Public library in Lower Hutt, New Zealand

The Lower Hutt War Memorial Library is a building in Lower Hutt, New Zealand, that houses that city's central library. The public library system of the city of Lower Hutt identifies the library collection within the building as the "War Memorial Library".

John William Andrews, the Mayor of Lower Hutt from 1933 to 1947, initiated planning for a civic complex in Lower Hutt. His successor Percy Dowse, who was mayor from 1950 to 1970, oversaw the implementation of the various projects.

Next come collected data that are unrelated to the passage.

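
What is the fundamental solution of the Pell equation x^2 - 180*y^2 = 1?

(x, y) = (161, 12)

First expand sqrt(180) as a continued fraction. With x_i = (sqrt(180) + m_i)/d_i and (m_0, d_0) = (0, 1): a_0 = floor(sqrt(180)) = 13, since 13^2 = 169 <= 180 < 196 = 14^2.
Iterate m_{i+1} = d_i*a_i - m_i, d_{i+1} = (180 - m_{i+1}^2)/d_i, a_{i+1} = floor((a_0 + m_{i+1})/d_{i+1}):
  m_1 = 1*13 - 0 = 13, d_1 = (180 - 13^2)/1 = 11/1 = 11, a_1 = floor((13 + 13)/11) = 2.
  m_2 = 11*2 - 13 = 9, d_2 = (180 - 9^2)/11 = 99/11 = 9, a_2 = floor((13 + 9)/9) = 2.
  m_3 = 9*2 - 9 = 9, d_3 = (180 - 9^2)/9 = 99/9 = 11, a_3 = floor((13 + 9)/11) = 2.
  m_4 = 11*2 - 9 = 13, d_4 = (180 - 13^2)/11 = 11/11 = 1, a_4 = floor((13 + 13)/1) = 26.
  m_5 = 1*26 - 13 = 13, d_5 = (180 - 13^2)/1 = 11/1 = 11: (m_5, d_5) = (m_1, d_1) = (13, 11), so from here the quotients repeat a_1, ..., a_4; the period length is 4.
So sqrt(180) = [13; (2, 2, 2, 26)] with period length k = 4.
k is even, so the fundamental solution of x^2 - 180y^2 = 1 is (p_{k-1}, q_{k-1}) = (p_3, q_3); compute convergents through index 3.
Convergents (p_i = a_i*p_{i-1} + p_{i-2}, q_i = a_i*q_{i-1} + q_{i-2} with p_{-2}=0, p_{-1}=1, q_{-2}=1, q_{-1}=0):
  i=0: a_0=13, p_0 = 13*1 + 0 = 13, q_0 = 13*0 + 1 = 1.
  i=1: a_1=2, p_1 = 2*13 + 1 = 27, q_1 = 2*1 + 0 = 2.
  i=2: a_2=2, p_2 = 2*27 + 13 = 67, q_2 = 2*2 + 1 = 5.
  i=3: a_3=2, p_3 = 2*67 + 27 = 161, q_3 = 2*5 + 2 = 12.
Check: 161^2 - 180*12^2 = 25921 - 25920 = 1, so (x, y) = (161, 12) solves the equation, and by the theorem it is the least positive solution.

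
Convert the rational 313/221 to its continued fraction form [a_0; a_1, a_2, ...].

Run the Euclidean algorithm on 313 and 221; the successive quotients are the partial quotients a_0, a_1, ... (each step inverts the fractional part left over by the previous one):
  313 = 1*221 + 92, so a_0 = 1.
  221 = 2*92 + 37, so a_1 = 2.
  92 = 2*37 + 18, so a_2 = 2.
  37 = 2*18 + 1, so a_3 = 2.
  18 = 18*1 + 0, so a_4 = 18.
The remainder reaches 0 after 5 divisions, so the expansion has 5 partial quotients, read off in order.

[1; 2, 2, 2, 18]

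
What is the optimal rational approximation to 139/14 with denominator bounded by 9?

Expand x = 139/14 as a continued fraction with the Euclidean algorithm:
  139 = 9*14 + 13, so a_0 = 9.
  14 = 1*13 + 1, so a_1 = 1.
  13 = 13*1 + 0, so a_2 = 13.
so x = [9; 1, 13].
Convergents (p_i = a_i*p_{i-1} + p_{i-2}, q_i = a_i*q_{i-1} + q_{i-2} with p_{-2}=0, p_{-1}=1, q_{-2}=1, q_{-1}=0), until the denominator exceeds 9:
  i=0: a_0=9, p_0 = 9*1 + 0 = 9, q_0 = 9*0 + 1 = 1.
  i=1: a_1=1, p_1 = 1*9 + 1 = 10, q_1 = 1*1 + 0 = 1.
  i=2: a_2=13, p_2 = 13*10 + 9 = 139, q_2 = 13*1 + 1 = 14.
q_2 = 14 > 9, so the last convergent with denominator <= 9 is p_1/q_1 = 10/1.
The closest fraction with denominator <= 9 is either p_1/q_1 or the intermediate fraction (k*p_1 + p_0)/(k*q_1 + q_0) with the largest k >= 1 whose denominator stays <= 9; these approach x as k grows, and every other convergent or intermediate fraction in range is farther away.
Largest k: floor((9 - q_0)/q_1) = floor((9 - 1)/1) = 8.
That gives (8*10 + 9)/(8*1 + 1) = 89/9.
Compare the errors: |x - 10/1| = |139*1 - 10*14|/(14*1) = 1/14, and |x - 89/9| = |139*9 - 89*14|/(14*9) = 5/126.
Cross-multiplying, 5*14 = 70 < 126 = 1*126, so 5/126 is smaller: the intermediate fraction 89/9 is closer to x than 10/1.

89/9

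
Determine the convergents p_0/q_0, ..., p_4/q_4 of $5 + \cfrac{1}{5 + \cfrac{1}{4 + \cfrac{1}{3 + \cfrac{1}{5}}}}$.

Using the convergent recurrence p_i = a_i*p_{i-1} + p_{i-2}, q_i = a_i*q_{i-1} + q_{i-2} with p_{-2}=0, p_{-1}=1, q_{-2}=1, q_{-1}=0:
  i=0: a_0=5, p_0 = 5*1 + 0 = 5, q_0 = 5*0 + 1 = 1.
  i=1: a_1=5, p_1 = 5*5 + 1 = 26, q_1 = 5*1 + 0 = 5.
  i=2: a_2=4, p_2 = 4*26 + 5 = 109, q_2 = 4*5 + 1 = 21.
  i=3: a_3=3, p_3 = 3*109 + 26 = 353, q_3 = 3*21 + 5 = 68.
  i=4: a_4=5, p_4 = 5*353 + 109 = 1874, q_4 = 5*68 + 21 = 361.

5/1, 26/5, 109/21, 353/68, 1874/361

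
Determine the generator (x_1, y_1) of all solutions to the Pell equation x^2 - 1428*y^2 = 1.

First expand sqrt(1428) as a continued fraction. With x_i = (sqrt(1428) + m_i)/d_i and (m_0, d_0) = (0, 1): a_0 = floor(sqrt(1428)) = 37, since 37^2 = 1369 <= 1428 < 1444 = 38^2.
Iterate m_{i+1} = d_i*a_i - m_i, d_{i+1} = (1428 - m_{i+1}^2)/d_i, a_{i+1} = floor((a_0 + m_{i+1})/d_{i+1}):
  m_1 = 1*37 - 0 = 37, d_1 = (1428 - 37^2)/1 = 59/1 = 59, a_1 = floor((37 + 37)/59) = 1.
  m_2 = 59*1 - 37 = 22, d_2 = (1428 - 22^2)/59 = 944/59 = 16, a_2 = floor((37 + 22)/16) = 3.
  m_3 = 16*3 - 22 = 26, d_3 = (1428 - 26^2)/16 = 752/16 = 47, a_3 = floor((37 + 26)/47) = 1.
  m_4 = 47*1 - 26 = 21, d_4 = (1428 - 21^2)/47 = 987/47 = 21, a_4 = floor((37 + 21)/21) = 2.
  m_5 = 21*2 - 21 = 21, d_5 = (1428 - 21^2)/21 = 987/21 = 47, a_5 = floor((37 + 21)/47) = 1.
  m_6 = 47*1 - 21 = 26, d_6 = (1428 - 26^2)/47 = 752/47 = 16, a_6 = floor((37 + 26)/16) = 3.
  m_7 = 16*3 - 26 = 22, d_7 = (1428 - 22^2)/16 = 944/16 = 59, a_7 = floor((37 + 22)/59) = 1.
  m_8 = 59*1 - 22 = 37, d_8 = (1428 - 37^2)/59 = 59/59 = 1, a_8 = floor((37 + 37)/1) = 74.
  m_9 = 1*74 - 37 = 37, d_9 = (1428 - 37^2)/1 = 59/1 = 59: (m_9, d_9) = (m_1, d_1) = (37, 59), so from here the quotients repeat a_1, ..., a_8; the period length is 8.
So sqrt(1428) = [37; (1, 3, 1, 2, 1, 3, 1, 74)] with period length k = 8.
k is even, so the fundamental solution of x^2 - 1428y^2 = 1 is (p_{k-1}, q_{k-1}) = (p_7, q_7); compute convergents through index 7.
Convergents (p_i = a_i*p_{i-1} + p_{i-2}, q_i = a_i*q_{i-1} + q_{i-2} with p_{-2}=0, p_{-1}=1, q_{-2}=1, q_{-1}=0):
  i=0: a_0=37, p_0 = 37*1 + 0 = 37, q_0 = 37*0 + 1 = 1.
  i=1: a_1=1, p_1 = 1*37 + 1 = 38, q_1 = 1*1 + 0 = 1.
  i=2: a_2=3, p_2 = 3*38 + 37 = 151, q_2 = 3*1 + 1 = 4.
  i=3: a_3=1, p_3 = 1*151 + 38 = 189, q_3 = 1*4 + 1 = 5.
  i=4: a_4=2, p_4 = 2*189 + 151 = 529, q_4 = 2*5 + 4 = 14.
  i=5: a_5=1, p_5 = 1*529 + 189 = 718, q_5 = 1*14 + 5 = 19.
  i=6: a_6=3, p_6 = 3*718 + 529 = 2683, q_6 = 3*19 + 14 = 71.
  i=7: a_7=1, p_7 = 1*2683 + 718 = 3401, q_7 = 1*71 + 19 = 90.
Check: 3401^2 - 1428*90^2 = 11566801 - 11566800 = 1, so (x, y) = (3401, 90) solves the equation, and by the theorem it is the least positive solution.

(x, y) = (3401, 90)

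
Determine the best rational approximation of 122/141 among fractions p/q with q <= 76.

45/52

Expand x = 122/141 as a continued fraction with the Euclidean algorithm:
  122 = 0*141 + 122, so a_0 = 0.
  141 = 1*122 + 19, so a_1 = 1.
  122 = 6*19 + 8, so a_2 = 6.
  19 = 2*8 + 3, so a_3 = 2.
  8 = 2*3 + 2, so a_4 = 2.
  3 = 1*2 + 1, so a_5 = 1.
  2 = 2*1 + 0, so a_6 = 2.
so x = [0; 1, 6, 2, 2, 1, 2].
Convergents (p_i = a_i*p_{i-1} + p_{i-2}, q_i = a_i*q_{i-1} + q_{i-2} with p_{-2}=0, p_{-1}=1, q_{-2}=1, q_{-1}=0), until the denominator exceeds 76:
  i=0: a_0=0, p_0 = 0*1 + 0 = 0, q_0 = 0*0 + 1 = 1.
  i=1: a_1=1, p_1 = 1*0 + 1 = 1, q_1 = 1*1 + 0 = 1.
  i=2: a_2=6, p_2 = 6*1 + 0 = 6, q_2 = 6*1 + 1 = 7.
  i=3: a_3=2, p_3 = 2*6 + 1 = 13, q_3 = 2*7 + 1 = 15.
  i=4: a_4=2, p_4 = 2*13 + 6 = 32, q_4 = 2*15 + 7 = 37.
  i=5: a_5=1, p_5 = 1*32 + 13 = 45, q_5 = 1*37 + 15 = 52.
  i=6: a_6=2, p_6 = 2*45 + 32 = 122, q_6 = 2*52 + 37 = 141.
q_6 = 141 > 76, so the last convergent with denominator <= 76 is p_5/q_5 = 45/52.
The closest fraction with denominator <= 76 is either p_5/q_5 or the intermediate fraction (k*p_5 + p_4)/(k*q_5 + q_4) with the largest k >= 1 whose denominator stays <= 76; these approach x as k grows, and every other convergent or intermediate fraction in range is farther away.
Largest k: floor((76 - q_4)/q_5) = floor((76 - 37)/52) = 0.
Since k = 0, no intermediate fraction beyond p_5/q_5 has denominator <= 76, so the convergent 45/52 is the closest (its error is |122*52 - 45*141|/(141*52) = 1/7332).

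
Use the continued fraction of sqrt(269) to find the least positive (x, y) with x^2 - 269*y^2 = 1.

First expand sqrt(269) as a continued fraction. With x_i = (sqrt(269) + m_i)/d_i and (m_0, d_0) = (0, 1): a_0 = floor(sqrt(269)) = 16, since 16^2 = 256 <= 269 < 289 = 17^2.
Iterate m_{i+1} = d_i*a_i - m_i, d_{i+1} = (269 - m_{i+1}^2)/d_i, a_{i+1} = floor((a_0 + m_{i+1})/d_{i+1}):
  m_1 = 1*16 - 0 = 16, d_1 = (269 - 16^2)/1 = 13/1 = 13, a_1 = floor((16 + 16)/13) = 2.
  m_2 = 13*2 - 16 = 10, d_2 = (269 - 10^2)/13 = 169/13 = 13, a_2 = floor((16 + 10)/13) = 2.
  m_3 = 13*2 - 10 = 16, d_3 = (269 - 16^2)/13 = 13/13 = 1, a_3 = floor((16 + 16)/1) = 32.
  m_4 = 1*32 - 16 = 16, d_4 = (269 - 16^2)/1 = 13/1 = 13: (m_4, d_4) = (m_1, d_1) = (16, 13), so from here the quotients repeat a_1, ..., a_3; the period length is 3.
So sqrt(269) = [16; (2, 2, 32)] with period length k = 3.
k is odd, so (p_{k-1}, q_{k-1}) only solves x^2 - 269y^2 = -1 and the fundamental solution of x^2 - 269y^2 = 1 is (p_{2k-1}, q_{2k-1}) = (p_5, q_5); compute convergents through index 5, running through the period twice.
Convergents (p_i = a_i*p_{i-1} + p_{i-2}, q_i = a_i*q_{i-1} + q_{i-2} with p_{-2}=0, p_{-1}=1, q_{-2}=1, q_{-1}=0):
  i=0: a_0=16, p_0 = 16*1 + 0 = 16, q_0 = 16*0 + 1 = 1.
  i=1: a_1=2, p_1 = 2*16 + 1 = 33, q_1 = 2*1 + 0 = 2.
  i=2: a_2=2, p_2 = 2*33 + 16 = 82, q_2 = 2*2 + 1 = 5.
  i=3: a_3=32, p_3 = 32*82 + 33 = 2657, q_3 = 32*5 + 2 = 162.
  i=4: a_4=2, p_4 = 2*2657 + 82 = 5396, q_4 = 2*162 + 5 = 329.
  i=5: a_5=2, p_5 = 2*5396 + 2657 = 13449, q_5 = 2*329 + 162 = 820.
Indeed p_2^2 - 269*q_2^2 = 6724 - 6725 = -1, not +1.
Check: 13449^2 - 269*820^2 = 180875601 - 180875600 = 1, so (x, y) = (13449, 820) solves the equation, and by the theorem it is the least positive solution.

(x, y) = (13449, 820)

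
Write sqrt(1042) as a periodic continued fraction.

[32; (3, 1, 1, 3, 64)]

Write x_i = (sqrt(1042) + m_i)/d_i with (m_0, d_0) = (0, 1). a_0 = floor(sqrt(1042)) = 32, since 32^2 = 1024 <= 1042 < 1089 = 33^2.
Iterate m_{i+1} = d_i*a_i - m_i, d_{i+1} = (1042 - m_{i+1}^2)/d_i, a_{i+1} = floor((a_0 + m_{i+1})/d_{i+1}):
  m_1 = 1*32 - 0 = 32, d_1 = (1042 - 32^2)/1 = 18/1 = 18, a_1 = floor((32 + 32)/18) = 3.
  m_2 = 18*3 - 32 = 22, d_2 = (1042 - 22^2)/18 = 558/18 = 31, a_2 = floor((32 + 22)/31) = 1.
  m_3 = 31*1 - 22 = 9, d_3 = (1042 - 9^2)/31 = 961/31 = 31, a_3 = floor((32 + 9)/31) = 1.
  m_4 = 31*1 - 9 = 22, d_4 = (1042 - 22^2)/31 = 558/31 = 18, a_4 = floor((32 + 22)/18) = 3.
  m_5 = 18*3 - 22 = 32, d_5 = (1042 - 32^2)/18 = 18/18 = 1, a_5 = floor((32 + 32)/1) = 64.
  m_6 = 1*64 - 32 = 32, d_6 = (1042 - 32^2)/1 = 18/1 = 18: (m_6, d_6) = (m_1, d_1) = (32, 18), so from here the quotients repeat a_1, ..., a_5; the period length is 5.
Hence the expansion of sqrt(1042) is a_0 = 32 followed by the repeating block 3, 1, 1, 3, 64 (period 5).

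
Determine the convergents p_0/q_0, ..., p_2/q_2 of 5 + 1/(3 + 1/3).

Using the convergent recurrence p_i = a_i*p_{i-1} + p_{i-2}, q_i = a_i*q_{i-1} + q_{i-2} with p_{-2}=0, p_{-1}=1, q_{-2}=1, q_{-1}=0:
  i=0: a_0=5, p_0 = 5*1 + 0 = 5, q_0 = 5*0 + 1 = 1.
  i=1: a_1=3, p_1 = 3*5 + 1 = 16, q_1 = 3*1 + 0 = 3.
  i=2: a_2=3, p_2 = 3*16 + 5 = 53, q_2 = 3*3 + 1 = 10.

5/1, 16/3, 53/10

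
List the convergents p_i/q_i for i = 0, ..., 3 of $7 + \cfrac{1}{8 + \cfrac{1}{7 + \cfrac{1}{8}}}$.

7/1, 57/8, 406/57, 3305/464

Using the convergent recurrence p_i = a_i*p_{i-1} + p_{i-2}, q_i = a_i*q_{i-1} + q_{i-2} with p_{-2}=0, p_{-1}=1, q_{-2}=1, q_{-1}=0:
  i=0: a_0=7, p_0 = 7*1 + 0 = 7, q_0 = 7*0 + 1 = 1.
  i=1: a_1=8, p_1 = 8*7 + 1 = 57, q_1 = 8*1 + 0 = 8.
  i=2: a_2=7, p_2 = 7*57 + 7 = 406, q_2 = 7*8 + 1 = 57.
  i=3: a_3=8, p_3 = 8*406 + 57 = 3305, q_3 = 8*57 + 8 = 464.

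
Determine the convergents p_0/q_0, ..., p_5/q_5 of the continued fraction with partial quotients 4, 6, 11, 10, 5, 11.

4/1, 25/6, 279/67, 2815/676, 14354/3447, 160709/38593

Using the convergent recurrence p_i = a_i*p_{i-1} + p_{i-2}, q_i = a_i*q_{i-1} + q_{i-2} with p_{-2}=0, p_{-1}=1, q_{-2}=1, q_{-1}=0:
  i=0: a_0=4, p_0 = 4*1 + 0 = 4, q_0 = 4*0 + 1 = 1.
  i=1: a_1=6, p_1 = 6*4 + 1 = 25, q_1 = 6*1 + 0 = 6.
  i=2: a_2=11, p_2 = 11*25 + 4 = 279, q_2 = 11*6 + 1 = 67.
  i=3: a_3=10, p_3 = 10*279 + 25 = 2815, q_3 = 10*67 + 6 = 676.
  i=4: a_4=5, p_4 = 5*2815 + 279 = 14354, q_4 = 5*676 + 67 = 3447.
  i=5: a_5=11, p_5 = 11*14354 + 2815 = 160709, q_5 = 11*3447 + 676 = 38593.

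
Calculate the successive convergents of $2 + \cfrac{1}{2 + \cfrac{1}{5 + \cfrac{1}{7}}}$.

Using the convergent recurrence p_i = a_i*p_{i-1} + p_{i-2}, q_i = a_i*q_{i-1} + q_{i-2} with p_{-2}=0, p_{-1}=1, q_{-2}=1, q_{-1}=0:
  i=0: a_0=2, p_0 = 2*1 + 0 = 2, q_0 = 2*0 + 1 = 1.
  i=1: a_1=2, p_1 = 2*2 + 1 = 5, q_1 = 2*1 + 0 = 2.
  i=2: a_2=5, p_2 = 5*5 + 2 = 27, q_2 = 5*2 + 1 = 11.
  i=3: a_3=7, p_3 = 7*27 + 5 = 194, q_3 = 7*11 + 2 = 79.

2/1, 5/2, 27/11, 194/79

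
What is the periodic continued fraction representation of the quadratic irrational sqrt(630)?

[25; (10, 50)]

Write x_i = (sqrt(630) + m_i)/d_i with (m_0, d_0) = (0, 1). a_0 = floor(sqrt(630)) = 25, since 25^2 = 625 <= 630 < 676 = 26^2.
Iterate m_{i+1} = d_i*a_i - m_i, d_{i+1} = (630 - m_{i+1}^2)/d_i, a_{i+1} = floor((a_0 + m_{i+1})/d_{i+1}):
  m_1 = 1*25 - 0 = 25, d_1 = (630 - 25^2)/1 = 5/1 = 5, a_1 = floor((25 + 25)/5) = 10.
  m_2 = 5*10 - 25 = 25, d_2 = (630 - 25^2)/5 = 5/5 = 1, a_2 = floor((25 + 25)/1) = 50.
  m_3 = 1*50 - 25 = 25, d_3 = (630 - 25^2)/1 = 5/1 = 5: (m_3, d_3) = (m_1, d_1) = (25, 5), so from here the quotients repeat a_1, a_2; the period length is 2.
Hence the expansion of sqrt(630) is a_0 = 25 followed by the repeating block 10, 50 (period 2).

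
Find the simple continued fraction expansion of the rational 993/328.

[3; 36, 2, 4]

Run the Euclidean algorithm on 993 and 328; the successive quotients are the partial quotients a_0, a_1, ... (each step inverts the fractional part left over by the previous one):
  993 = 3*328 + 9, so a_0 = 3.
  328 = 36*9 + 4, so a_1 = 36.
  9 = 2*4 + 1, so a_2 = 2.
  4 = 4*1 + 0, so a_3 = 4.
The remainder reaches 0 after 4 divisions, so the expansion has 4 partial quotients, read off in order.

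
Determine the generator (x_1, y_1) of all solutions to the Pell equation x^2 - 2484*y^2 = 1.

First expand sqrt(2484) as a continued fraction. With x_i = (sqrt(2484) + m_i)/d_i and (m_0, d_0) = (0, 1): a_0 = floor(sqrt(2484)) = 49, since 49^2 = 2401 <= 2484 < 2500 = 50^2.
Iterate m_{i+1} = d_i*a_i - m_i, d_{i+1} = (2484 - m_{i+1}^2)/d_i, a_{i+1} = floor((a_0 + m_{i+1})/d_{i+1}):
  m_1 = 1*49 - 0 = 49, d_1 = (2484 - 49^2)/1 = 83/1 = 83, a_1 = floor((49 + 49)/83) = 1.
  m_2 = 83*1 - 49 = 34, d_2 = (2484 - 34^2)/83 = 1328/83 = 16, a_2 = floor((49 + 34)/16) = 5.
  m_3 = 16*5 - 34 = 46, d_3 = (2484 - 46^2)/16 = 368/16 = 23, a_3 = floor((49 + 46)/23) = 4.
  m_4 = 23*4 - 46 = 46, d_4 = (2484 - 46^2)/23 = 368/23 = 16, a_4 = floor((49 + 46)/16) = 5.
  m_5 = 16*5 - 46 = 34, d_5 = (2484 - 34^2)/16 = 1328/16 = 83, a_5 = floor((49 + 34)/83) = 1.
  m_6 = 83*1 - 34 = 49, d_6 = (2484 - 49^2)/83 = 83/83 = 1, a_6 = floor((49 + 49)/1) = 98.
  m_7 = 1*98 - 49 = 49, d_7 = (2484 - 49^2)/1 = 83/1 = 83: (m_7, d_7) = (m_1, d_1) = (49, 83), so from here the quotients repeat a_1, ..., a_6; the period length is 6.
So sqrt(2484) = [49; (1, 5, 4, 5, 1, 98)] with period length k = 6.
k is even, so the fundamental solution of x^2 - 2484y^2 = 1 is (p_{k-1}, q_{k-1}) = (p_5, q_5); compute convergents through index 5.
Convergents (p_i = a_i*p_{i-1} + p_{i-2}, q_i = a_i*q_{i-1} + q_{i-2} with p_{-2}=0, p_{-1}=1, q_{-2}=1, q_{-1}=0):
  i=0: a_0=49, p_0 = 49*1 + 0 = 49, q_0 = 49*0 + 1 = 1.
  i=1: a_1=1, p_1 = 1*49 + 1 = 50, q_1 = 1*1 + 0 = 1.
  i=2: a_2=5, p_2 = 5*50 + 49 = 299, q_2 = 5*1 + 1 = 6.
  i=3: a_3=4, p_3 = 4*299 + 50 = 1246, q_3 = 4*6 + 1 = 25.
  i=4: a_4=5, p_4 = 5*1246 + 299 = 6529, q_4 = 5*25 + 6 = 131.
  i=5: a_5=1, p_5 = 1*6529 + 1246 = 7775, q_5 = 1*131 + 25 = 156.
Check: 7775^2 - 2484*156^2 = 60450625 - 60450624 = 1, so (x, y) = (7775, 156) solves the equation, and by the theorem it is the least positive solution.

(x, y) = (7775, 156)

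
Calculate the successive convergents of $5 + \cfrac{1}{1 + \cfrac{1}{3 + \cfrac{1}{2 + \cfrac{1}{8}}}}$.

5/1, 6/1, 23/4, 52/9, 439/76

Using the convergent recurrence p_i = a_i*p_{i-1} + p_{i-2}, q_i = a_i*q_{i-1} + q_{i-2} with p_{-2}=0, p_{-1}=1, q_{-2}=1, q_{-1}=0:
  i=0: a_0=5, p_0 = 5*1 + 0 = 5, q_0 = 5*0 + 1 = 1.
  i=1: a_1=1, p_1 = 1*5 + 1 = 6, q_1 = 1*1 + 0 = 1.
  i=2: a_2=3, p_2 = 3*6 + 5 = 23, q_2 = 3*1 + 1 = 4.
  i=3: a_3=2, p_3 = 2*23 + 6 = 52, q_3 = 2*4 + 1 = 9.
  i=4: a_4=8, p_4 = 8*52 + 23 = 439, q_4 = 8*9 + 4 = 76.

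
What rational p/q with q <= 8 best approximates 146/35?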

The library building was constructed from 1952 to 1956. It typifies many of the community projects completed in New Zealand as memorials after World War II (1939–1945), in contrast to the statues and cenotaphs more commonly erected following World War I (1914–1918). It was part of a town planning concept that resulted in four civic buildings adjacent to Riddiford Park: a church (St James's Church), a library, a town hall complex, and a horticultural hall. Ron Muston was the designer for St James's Church, which opened in 1953, and he was commissioned to design the library in a style complementary to the church. The library opened in 1956 at a cost of NZ£200,000, double its initial cost estimate.

Distinctive features of the library building include murals by artist Leonard Mitchell – 'Their Sacrifice', 'Preserved Freedom' and 'Human Endeavour'.

On 13 June 2003, the New Zealand Historic Places Trust (now known as Heritage New Zealand) added the Lower Hutt Civic Centre Historic Area to the historic areas register of the Wellington Region, with registration number 7520.